第八章
「大切なチームメイトだよ?」
思わず青ざめて、ファルコはその手を振り払う。
「ほら。ぶっきらぼうに見せて、本当はチームの皆を家族のように想ってる」
「知ったような口をッ」
――違和感。
「だからあんたには此処にいる誰も殺せない。僕たちも含めて、ね」
イレギュラーにしては知りすぎている。
ただの記憶の共有じゃない。少なくとも自分にはそう窺えた。手に取って目で確かめ耳で聞く程度の情報とは違う、それ以上の何かを彼らは知り尽くしている。

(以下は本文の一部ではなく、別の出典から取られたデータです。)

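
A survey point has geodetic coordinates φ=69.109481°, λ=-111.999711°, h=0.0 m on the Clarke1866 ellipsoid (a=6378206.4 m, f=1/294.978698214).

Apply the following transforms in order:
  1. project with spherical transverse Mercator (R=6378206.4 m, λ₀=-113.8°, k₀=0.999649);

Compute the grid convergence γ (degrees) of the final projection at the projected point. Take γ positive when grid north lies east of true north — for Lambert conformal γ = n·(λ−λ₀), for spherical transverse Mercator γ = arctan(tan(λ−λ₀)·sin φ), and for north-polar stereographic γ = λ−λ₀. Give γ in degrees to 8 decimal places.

1.68201466

start: φ=69.109481°, λ=-111.999711°, h=0.000 m
→ into tm (λ₀=-113.8°): φ=69.10948100°, λ−λ₀=1.80028900°
convergence γ = 1.68201466°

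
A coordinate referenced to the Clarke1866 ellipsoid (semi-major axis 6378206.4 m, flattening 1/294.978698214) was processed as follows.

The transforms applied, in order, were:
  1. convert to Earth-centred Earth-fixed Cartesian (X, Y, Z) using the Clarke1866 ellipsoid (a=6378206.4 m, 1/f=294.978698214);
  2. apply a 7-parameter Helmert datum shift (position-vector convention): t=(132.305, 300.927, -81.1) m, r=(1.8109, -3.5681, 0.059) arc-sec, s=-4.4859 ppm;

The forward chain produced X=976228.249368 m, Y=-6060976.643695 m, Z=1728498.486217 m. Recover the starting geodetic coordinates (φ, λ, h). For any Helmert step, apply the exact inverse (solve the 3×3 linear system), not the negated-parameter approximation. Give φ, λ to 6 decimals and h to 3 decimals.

φ=15.827041°, λ=-80.851463°, h=1492.666 m

start: X=976228.2494, Y=-6060976.6437, Z=1728498.4862 m
→ Helmert⁻¹: X=976128.4921, Y=-6061289.8639, Z=1728623.6698
→ geod (Bowring, a=6378206.400): φ=15.82704100°, λ=-80.85146300°, h=1492.6660 m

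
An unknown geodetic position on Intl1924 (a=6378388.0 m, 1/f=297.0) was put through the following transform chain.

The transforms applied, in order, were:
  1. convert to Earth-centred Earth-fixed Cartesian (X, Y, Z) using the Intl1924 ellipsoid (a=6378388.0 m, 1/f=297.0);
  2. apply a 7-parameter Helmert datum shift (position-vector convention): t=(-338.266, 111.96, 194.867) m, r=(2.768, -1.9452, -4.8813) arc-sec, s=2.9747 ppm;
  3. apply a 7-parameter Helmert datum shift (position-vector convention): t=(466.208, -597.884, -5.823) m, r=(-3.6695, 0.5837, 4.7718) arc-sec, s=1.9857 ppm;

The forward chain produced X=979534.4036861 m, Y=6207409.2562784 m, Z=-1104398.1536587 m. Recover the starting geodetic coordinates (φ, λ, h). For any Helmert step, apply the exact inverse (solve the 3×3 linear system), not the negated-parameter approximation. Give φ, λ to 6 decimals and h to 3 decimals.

start: X=979534.4037, Y=6207409.2563, Z=-1104398.1537 m
→ Helmert⁻¹: X=979212.9943, Y=6207991.8050, Z=-1104276.9250
→ Helmert⁻¹: X=979391.0192, Y=6207869.7331, Z=-1104561.0502
→ geod (Bowring, a=6378388.000): φ=-10.03429700°, λ=81.03456800°, h=3238.8950 m

φ=-10.034297°, λ=81.034568°, h=3238.895 m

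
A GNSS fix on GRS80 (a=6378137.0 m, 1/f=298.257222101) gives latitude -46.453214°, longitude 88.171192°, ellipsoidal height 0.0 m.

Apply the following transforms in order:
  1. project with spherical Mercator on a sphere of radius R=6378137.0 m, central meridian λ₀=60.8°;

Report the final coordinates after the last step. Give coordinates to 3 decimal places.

E=3046947.156 m, N=-5853276.933 m

start: φ=-46.453214°, λ=88.171192°, h=0.000 m
→ merc (R=6378137.0, λ₀=60.8°): E=3046947.1558, N=-5853276.9329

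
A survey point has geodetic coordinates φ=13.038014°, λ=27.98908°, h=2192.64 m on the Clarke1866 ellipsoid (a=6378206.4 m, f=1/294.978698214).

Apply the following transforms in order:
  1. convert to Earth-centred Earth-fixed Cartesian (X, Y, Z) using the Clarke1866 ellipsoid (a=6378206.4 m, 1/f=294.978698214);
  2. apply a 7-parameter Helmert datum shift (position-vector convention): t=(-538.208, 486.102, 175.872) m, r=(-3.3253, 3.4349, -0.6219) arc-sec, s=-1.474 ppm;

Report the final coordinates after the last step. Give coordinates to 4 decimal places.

X=5489315.9698 m, Y=2918140.5336 m, Z=1429943.9410 m

start: φ=13.038014°, λ=27.989080°, h=2192.640 m
→ ECEF (a=6378206.400, f=1/294.978698214): X=5489829.6609, Y=2917652.2321, Z=1429908.6348
→ Helmert 7p (PV): X=5489315.9698, Y=2918140.5336, Z=1429943.9410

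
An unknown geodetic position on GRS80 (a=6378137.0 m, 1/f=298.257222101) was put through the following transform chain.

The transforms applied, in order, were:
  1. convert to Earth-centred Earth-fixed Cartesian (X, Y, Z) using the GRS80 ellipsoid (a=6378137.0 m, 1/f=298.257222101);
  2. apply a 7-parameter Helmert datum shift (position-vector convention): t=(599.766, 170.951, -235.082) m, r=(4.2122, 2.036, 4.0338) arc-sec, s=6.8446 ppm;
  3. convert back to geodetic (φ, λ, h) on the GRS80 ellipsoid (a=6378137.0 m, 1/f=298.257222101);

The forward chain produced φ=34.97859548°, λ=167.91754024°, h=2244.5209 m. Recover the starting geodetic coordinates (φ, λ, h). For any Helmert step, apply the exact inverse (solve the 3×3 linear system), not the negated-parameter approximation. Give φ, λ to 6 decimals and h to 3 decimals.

φ=34.976688°, λ=167.918911°, h=2786.607 m

start: φ=34.978595°, λ=167.917540°, h=2244.521 m
→ ECEF (a=6378137.000, f=1/298.257222101): X=-5117688.9359, Y=1095498.8419, Z=3637208.1932
→ Helmert⁻¹: X=-5118268.1490, Y=1095494.7682, Z=3637345.4856
→ geod (Bowring, a=6378137.000): φ=34.97668800°, λ=167.91891100°, h=2786.6070 m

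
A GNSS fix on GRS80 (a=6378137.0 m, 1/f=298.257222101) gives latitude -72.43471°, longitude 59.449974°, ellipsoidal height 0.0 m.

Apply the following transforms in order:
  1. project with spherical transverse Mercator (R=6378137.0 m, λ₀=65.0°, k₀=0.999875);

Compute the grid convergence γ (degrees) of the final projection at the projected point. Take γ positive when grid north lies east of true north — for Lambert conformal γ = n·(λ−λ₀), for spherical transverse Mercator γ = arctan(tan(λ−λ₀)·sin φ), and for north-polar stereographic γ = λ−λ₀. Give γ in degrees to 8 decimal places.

start: φ=-72.434710°, λ=59.449974°, h=0.000 m
→ into tm (λ₀=65.0°): φ=-72.43471000°, λ−λ₀=-5.55002600°
convergence γ = 5.29275389°

5.29275389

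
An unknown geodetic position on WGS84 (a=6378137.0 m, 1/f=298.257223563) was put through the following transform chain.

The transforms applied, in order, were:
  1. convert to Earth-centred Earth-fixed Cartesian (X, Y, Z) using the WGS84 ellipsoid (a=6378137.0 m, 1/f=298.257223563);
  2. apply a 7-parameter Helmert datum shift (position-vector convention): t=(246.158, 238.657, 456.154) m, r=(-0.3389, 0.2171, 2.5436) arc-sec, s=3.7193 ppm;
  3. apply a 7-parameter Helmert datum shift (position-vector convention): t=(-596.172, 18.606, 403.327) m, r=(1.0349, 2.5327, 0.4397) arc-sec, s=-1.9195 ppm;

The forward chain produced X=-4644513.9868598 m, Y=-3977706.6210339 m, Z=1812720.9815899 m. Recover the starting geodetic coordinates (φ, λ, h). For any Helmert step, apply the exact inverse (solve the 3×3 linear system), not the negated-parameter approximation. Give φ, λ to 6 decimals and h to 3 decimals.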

これまでの言動からただ単純な推測として、少なくとも人間ではないはずなんだ。
なのに。マスターの言葉が頭の中で妙に引っ掛かってくる。
――どうして気付かない。……特別なのは俺じゃない、お前たちだ。
「あまりからかってやるな」
マスターは呆れたように息をつく。
「言ったところで、どうせ分かりはしないさ」
「なんだ。そうなんだ」
沈黙掻き切る、雨足は容赦ない激しさを増していく。
今度こそ止められることなくマスターの元へ駆け寄ったフォックスは、いつになくぼうっとしている様子の彼に首を傾げた。と、マスターは口を開く。